Drum prüfe, wer bestelle


Mit dem Köfferchen zum Holzeinkauf bringt Gewissheit und schafft so auch Sicherheit auf allen Seiten – denn Massivholz ist unstetig. Bild: Christian Härtel
Mit dem Köfferchen zum Holzeinkauf bringt Gewissheit und schafft so auch Sicherheit auf allen Seiten – denn Massivholz ist unstetig. Bild: Christian Härtel
Massivholz. Wenn der Feuchtegehalt von Massivholz bei der Verarbeitung nicht stimmt, ist alles schöne Wirken nicht viel wert. Wer ein Messgerät zur Hand nimmt, misstraut nicht etwa dem Lieferanten, sondern sichert die Qualität gegenüber allen Beteiligten.
«Der Kauf eines Holzfeuchtemessgerätes war eine der ersten Massnahmen, die ich ergriffen habe, als ich vor 27 Jahren meine Schreinerei übernommen habe», sagt Ulrich Renggli, Inhaber der gleichnamigen Schreinerei in Basel. Seitdem begleitet ihn der dunkle Koffer bei jedem Holzkauf. Am Anfang hätten die Händler etwas merkwürdig geschaut, wenn er mit dem Köfferchen kam, aber inzwischen hätten sie sich daran gewöhnt. Das habe sich bewährt, denn nicht immer stimme die Holzfeuchte für eine direkte Weiterverarbeitung zum Produkt. «Öfter wurde mir Holz mit Feuchten von 15% angeboten, das nehme ich dann einfach nicht», so Renggli. Auf der anderen Seite schätzt Schreiner Renggli die gute Sor-tierung bei den Holzhändlern, so dass er selbst nur ein kleines Lager an Massivholz unterhalten muss.
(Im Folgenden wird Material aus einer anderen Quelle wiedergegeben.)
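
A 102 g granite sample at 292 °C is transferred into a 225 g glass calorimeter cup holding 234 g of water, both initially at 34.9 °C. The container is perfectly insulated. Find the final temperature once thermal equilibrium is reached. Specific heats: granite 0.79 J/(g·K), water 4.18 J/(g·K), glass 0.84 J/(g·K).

Net heat exchanged in the isolated system is zero:
102×0.79×(T − 292) + 234×4.18×(T − 34.9) + 225×0.84×(T − 34.9) = 0
(80.58 + 978.12 + 189) T = 80.58×292 + 978.12×34.9 + 189×34.9
T = 64262/1247.7 ≈ 51.50 °C

T_f ≈ 51.5 °C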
Ganz anders erledigt die Hermann Hasler AG in Neukirch-Egnach ihren Einkauf von Massivholz. Der Betrieb verarbeitet rund 150 m3 Schnittholz pro Jahr zu Massivholzmöbeln. «Wir kaufen die Stämme selbst ein, lassen sie aufsägen und trocknen das Schnittholz mit der eigenen Trocknungsanlage», erklärt Hermann Hasler. So hat der Betriebsinhaber den Prozess im Griff und kann sich auf das Ergebnis verlassen. Auch Roger Meyer, Inhaber der Schreinerei Saxer AG in Sarmenstorf, verlässt sich auf seinen Säger, den er gut und lange kennt. «Der Säger trocknet das Holz und das passt dann auch, so dass ich nicht kontrollieren muss. Wir verarbeiten das Holz direkt weiter und es gab dabei noch nie Probleme», so Meyer.
«Nur einmal», erinnert sich der Schreiner, «aber da stammte das Holz von einem anderen Lieferanten.»
Wann ein Holz trocken ist, hängt natürlich vom Einsatzzweck ab und ist damit berufsabhängig. Für den Bauern ist das Brennholz nach zwei Jahren an der Luft trocken, der Holzbauer und der Schreiner haben unterschiedliche Ansprüche und für einen Säger ist Holz unter Umständen recht schnell «lufttrocken». Laut den gültigen Handelsgebräuchen für Holz ist die Feuchtigkeit von Klotzbrettern abhängig vom Verwendungszweck. Die Holzfeuchte ist zu vereinbaren. Fehlt eine Absprache, gilt lufttrocken als vereinbart. Doch das ist zu feucht für einen Schreiner, der das Holz relativ bald weiterverarbeiten möchte.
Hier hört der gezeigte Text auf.